After that, he nabbed his first starring role in Walking Tall where, as a rookie cop in over his head, he shared the screen with Dwayne “The Rock” Johnson. With his star power now firmly established, he got the opportunity to work with John Waters, one of Hollywood’s most experimental directors, in the sex comedy A Dirty Shame.

Since then, his film career has cooled somewhat, often taking small roles in comedy and action films. His most prominent role outside of the Jackass movies, which crop up every few years, was when he voiced Leonardo in Michael Bay’s live-action adaptation of Teenage Mutant Ninja Turtles.

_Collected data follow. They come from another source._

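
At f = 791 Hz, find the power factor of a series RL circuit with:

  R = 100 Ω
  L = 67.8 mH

Step 1 — Angular frequency: ω = 2π·f = 2π·791 = 4970 rad/s.
Step 2 — Component impedances:
  R: Z = R = 100 Ω
  L: Z = jωL = j·4970·0.0678 = 0 + j337 Ω
Step 3 — Series combination: Z_total = R + L = 100 + j337 Ω = 351.5∠73.5° Ω.
Step 4 — Power factor: PF = cos(φ) = Re(Z)/|Z| = 100/351.5 = 0.2845.
Step 5 — Type: Im(Z) = 337 ⇒ lagging (phase φ = 73.5°).

PF = 0.2845 (lagging, φ = 73.5°)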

Johnny’s real money-making career as of late has been on television. Apart from Jackass and it’s plethora of spin-offs, he’s also had bit roles on King of the Hill, is a recurring star on Drunk History, created the short-lived Nitro Circus and even had a part on, of all things, Spongebob Squarepants. He’s also reached the point in his career where he can simply cameo as himself, as he did for the likes of WWE RawFamily GuyMaron and Celebrity Deathmatch. But despite having a surprisingly large pedigree, Knoxville’s future is pretty nebulous right now. Fortunately for him, he has the time and money by now to do more or less anything he wants these days. Case in point, his most recent project is producing and starring in the upcoming Action Point, a stunt comedy film that takes him back to his Jackass roots about a real-life amusement park infamous for its unsafe conditions.